Impressionnant depuis le début de la saison, Tadej Pogačar tentera de remporter ce Tour de France pour la troisième fois consécutive. Le Slovène fait en tout cas partie des favoris cités par Laurent Jalabert: "C’est l’homme à battre. Il est en terrain connu, n’a aucun complexe et ose prendre tous les risques. Pour ses adversaires, ça reste un os qu’il va falloir ronger." La concurrence semble en effet assez réduite, à l’exception de Primoz Roglic, récent vainqueur du Dauphiné. Mais celui-ci n’arrivera pas sur le Tour en pleine confiance comme le remarque Laurent Jalabert: "Même s’il a le talent pour, il n’a jamais gagné le Tour. Psychologiquement, il a une mauvaise approche, il n’est pas convaincu qu’il peut l’emporter." Dans la lutte pour le maillot vert – qui récompense le meilleur grimpeur – on pointera principalement deux coureurs : Mathieu Van Der Poel et notre compatriote Wout Van Aert. Deux rivaux que Laurent Jalabert voit s’affronter: "Les deux sont polyvalents mais Van Aert est plus montagnard. Ces deux gars vont en tout cas nous donner beaucoup de plaisir parce que ce sont des compétiteurs et ils se livrent toujours à fond pour aller chercher leurs objectifs.
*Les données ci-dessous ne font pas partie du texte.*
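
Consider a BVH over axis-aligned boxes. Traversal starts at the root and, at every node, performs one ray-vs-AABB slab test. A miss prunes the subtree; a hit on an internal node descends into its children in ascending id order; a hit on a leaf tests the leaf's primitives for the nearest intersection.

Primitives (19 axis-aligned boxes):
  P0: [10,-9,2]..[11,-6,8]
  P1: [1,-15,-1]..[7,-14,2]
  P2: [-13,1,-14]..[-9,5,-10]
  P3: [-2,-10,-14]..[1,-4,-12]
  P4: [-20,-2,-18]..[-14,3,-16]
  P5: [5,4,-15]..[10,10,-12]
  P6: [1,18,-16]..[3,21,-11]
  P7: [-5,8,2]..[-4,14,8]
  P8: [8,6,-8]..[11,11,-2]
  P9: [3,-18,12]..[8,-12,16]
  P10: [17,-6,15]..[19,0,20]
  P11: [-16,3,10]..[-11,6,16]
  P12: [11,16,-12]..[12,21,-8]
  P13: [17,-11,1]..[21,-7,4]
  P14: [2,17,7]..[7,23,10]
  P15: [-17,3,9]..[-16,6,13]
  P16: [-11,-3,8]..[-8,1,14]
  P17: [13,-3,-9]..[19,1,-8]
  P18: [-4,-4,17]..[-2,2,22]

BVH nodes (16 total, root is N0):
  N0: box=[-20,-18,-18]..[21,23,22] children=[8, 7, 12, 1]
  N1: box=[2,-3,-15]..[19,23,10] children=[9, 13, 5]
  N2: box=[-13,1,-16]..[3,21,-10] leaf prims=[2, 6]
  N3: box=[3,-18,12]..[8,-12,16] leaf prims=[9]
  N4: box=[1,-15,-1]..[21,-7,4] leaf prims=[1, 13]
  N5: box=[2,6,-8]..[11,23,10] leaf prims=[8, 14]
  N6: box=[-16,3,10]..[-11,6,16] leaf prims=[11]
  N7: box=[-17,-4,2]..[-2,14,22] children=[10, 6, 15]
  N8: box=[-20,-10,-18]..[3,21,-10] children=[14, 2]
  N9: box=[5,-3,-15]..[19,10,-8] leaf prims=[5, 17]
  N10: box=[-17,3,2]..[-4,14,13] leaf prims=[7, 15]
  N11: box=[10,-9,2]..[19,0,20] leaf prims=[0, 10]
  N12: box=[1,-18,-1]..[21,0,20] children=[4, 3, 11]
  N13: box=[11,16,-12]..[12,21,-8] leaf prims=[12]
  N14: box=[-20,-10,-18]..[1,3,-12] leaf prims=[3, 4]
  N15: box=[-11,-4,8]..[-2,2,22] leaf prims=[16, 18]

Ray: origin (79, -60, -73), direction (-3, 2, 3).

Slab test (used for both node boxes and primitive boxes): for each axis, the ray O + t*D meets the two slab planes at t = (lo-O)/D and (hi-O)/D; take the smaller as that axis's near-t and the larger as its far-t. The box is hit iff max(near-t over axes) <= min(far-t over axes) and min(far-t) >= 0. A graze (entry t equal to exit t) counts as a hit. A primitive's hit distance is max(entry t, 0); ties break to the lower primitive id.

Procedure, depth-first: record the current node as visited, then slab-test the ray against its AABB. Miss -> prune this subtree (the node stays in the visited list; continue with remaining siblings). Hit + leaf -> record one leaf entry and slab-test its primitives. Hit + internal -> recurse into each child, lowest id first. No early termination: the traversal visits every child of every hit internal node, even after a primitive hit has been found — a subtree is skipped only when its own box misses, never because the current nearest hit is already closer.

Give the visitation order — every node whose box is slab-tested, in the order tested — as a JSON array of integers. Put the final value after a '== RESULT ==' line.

Traverse from the root:
N0 x:[58/3,33] y:[21,83/2] z:[55/3,95/3] -> hit [21,95/3], descend [1, 7, 8, 12]
  N1 x:[20,77/3] y:[57/2,83/2] z:[58/3,83/3] -> miss, prune
  N7 x:[27,32] y:[28,37] z:[25,95/3] -> hit [28,95/3], descend [6, 10, 15]
    N6 x:[30,95/3] y:[63/2,33] z:[83/3,89/3] -> miss, prune
    N10 x:[83/3,32] y:[63/2,37] z:[25,86/3] -> miss, prune
    N15 x:[27,30] y:[28,31] z:[27,95/3] -> hit [28,30] leaf, test {P16@t=29, P18(miss)}
  N8 x:[76/3,33] y:[25,81/2] z:[55/3,21] -> miss, prune
  N12 x:[58/3,26] y:[21,30] z:[24,31] -> hit [24,26], descend [3, 4, 11]
    N3 x:[71/3,76/3] y:[21,24] z:[85/3,89/3] -> miss, prune
    N4 x:[58/3,26] y:[45/2,53/2] z:[24,77/3] -> hit [24,77/3] leaf, test {P1(miss), P13(miss)}
    N11 x:[20,23] y:[51/2,30] z:[25,31] -> miss, prune

11 AABB tests over nodes [0, 1, 7, 6, 10, 15, 8, 12, 3, 4, 11]; 2 leaves entered; closest P16.

== RESULT ==
[0, 1, 7, 6, 10, 15, 8, 12, 3, 4, 11]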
Le maillot vert va se jouer entre eux deux."

Au tour des femmes

Le 24 juillet, pendant que les hommes célébreront la fin de leur Tour sur les Champs-Elysées, place au grand départ des femmes. C’est en effet le retour du Tour de France féminin, une épreuve organisée une première fois en 1955 avant d’être abandonnée et réadaptée. Cette fois, à l’image du Giro féminin italien, les 22 équipes de six coureuses ont droit à une vraie compétition, avec huit étapes et une arrivée finale le 31 juillet ai sommet de la Planche des Belles filles. Ce Tour féminin sera retransmis en télévision, entre autres sur la RTBF et Auvio.